Transformer oil plays a crucial role in the insulation of power transformers, ensuring their normal operation under both physical and chemical stresses[1]. During the operation of a transformer, transformer oil is exposed to a combination of electrical and thermal stresses, the presence of oxygen, and the components of the coil core. This exposure lead to a series of oxidation and degradation reactions in the transformer oil, resulting in the formation of acids and polar compounds[2]. During this process, the acidity of the oil increases, leading to corrosion of the metallic components inside the transformer. Additionally, the formation of sludge could impede heat transfer between the core/coils and the surfaces of the oil tank/radiators, thereby affecting the thermal dissipation capability of the system[3]. This further exacerbates the deterioration of both the transformer insulating oil and the electrical-grade paper insulation. Even in extreme cases, aged transformer oil can cause irreversible damage to the paper insulation and other components of the transformer[4]. Hence, after aging, transformer oil must be either replaced or subjected to recycling and reclamation processes in order to prolong the lifespan of transformers. This is necessary to ensure the continued efficient operation of transformers and mitigate potential risks associated with the use of aged transformer oil[3, 5]. Currently, the global annual consumption of transformer oil exceeds 160 billion liters. Considering that waste oil could cause severe damage to water sources, soil[6], and air within ecosystems[7], recycling and reclamation of aged transformer oil is a more ideal choice compared to direct replacement. Methods for the reuse of transformer oil include incineration for energy recovery[8], solvent extraction, and vacuum distillation for purification of waste oil. However, these methods have drawback s such as air pollution, difficulties in solvent recovery, and complex operation procedures[9]. Compared to these methods, adsorption separation method is considered as the preferred approach for transformer oil regeneration due to its simplicity in operation and high efficiency in separating contaminants[10, 11].
In adsorption separation technology field, the development of low-cost, high-efficiency, and environmentally friendly adsorbents is a key focus. As reported by Hafez et al.[12], the use of kaolin clay as an adsorbent to remove acidity, water, and other polar contaminants from transformer oil has shown significant improvement in parameters that characterize the aging of transformer oil, including acid content, breakdown voltage, viscosity, and water content. Similarly, Safiddine et al.[13] successfully developed a new adsorbent by combining four different adsorbents: activated carbon, silica gel, alumina, and bentonite.

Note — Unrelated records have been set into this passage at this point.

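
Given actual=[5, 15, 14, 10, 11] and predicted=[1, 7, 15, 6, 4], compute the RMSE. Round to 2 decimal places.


MSE = 29.2000. RMSE = sqrt(29.2000) = 5.40.

5.40


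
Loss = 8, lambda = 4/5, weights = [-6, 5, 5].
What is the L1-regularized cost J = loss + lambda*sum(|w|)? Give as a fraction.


L1 norm = sum(|w|) = 16. J = 8 + 4/5 * 16 = 104/5.

104/5


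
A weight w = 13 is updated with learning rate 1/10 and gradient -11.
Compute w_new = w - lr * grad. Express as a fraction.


w_new = 13 - 1/10 * -11 = 13 - -11/10 = 141/10.

141/10


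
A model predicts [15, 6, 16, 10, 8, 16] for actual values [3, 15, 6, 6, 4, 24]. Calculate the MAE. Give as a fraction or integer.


MAE = (1/6) * (|3-15|=12 + |15-6|=9 + |6-16|=10 + |6-10|=4 + |4-8|=4 + |24-16|=8). Sum = 47. MAE = 47/6.

47/6


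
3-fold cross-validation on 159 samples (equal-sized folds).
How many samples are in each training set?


Each validation fold has 159/3 = 53 samples. Training set = 159 - 53 = 106.

106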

They employed a combination of adsorption separation technology, centrifugation, and dehydration to regenerate waste transformer oil and impart it with properties similar to fresh oil. This approach has effectively extended the lifespan of transformer oil. In addition, there have been studies on the adsorption of impurities in waste transformer oil using molecular sieves[14, 15].
It is commonly recognized that boehmite (AlOOH) is an important precursor for the synthesis of γ- Al2O3[16]. After being subjected to high-temperature calcination, boehmite undergoes dehydration and transforms into γ- Al2O3, with the removal of structural water[17]. γ- Al2O3, known for its high specific surface area and porous structure, finds numerous applications in industrial catalysis. Additionally, due to these characteristics, γ- Al2O3 can also be utilized for the adsorption of organic pollutants. While there have been numerous studies on the use of alkali metal carbonates impregnated on Al2O3 supports for carbon dioxide capture[18–20], there is limited reporting on the application of such carbon dioxide adsorbents for the regeneration of waste transformer oil.
In this study, we used boehmite as the initial carrier and subjected the impregnated boehmite to calcination after K2CO3 impregnation. The focus of this study was to investigate the effect of the amount of K2CO3 impregnation and the calcination temperature of the adsorbent on the removal of acidity in waste transformer oil. The effect of calcination temperature on the phase transformation of boehmite and its influence on alkalinity were investigated. In addition, a comparative analysis was conducted to assess the efficacy of the impregnated and calcined boehmite with K2CO3 for acidity removal in waste transformer oil, in comparison with impregnated and calcined alumina, activated carbon, and bentonite.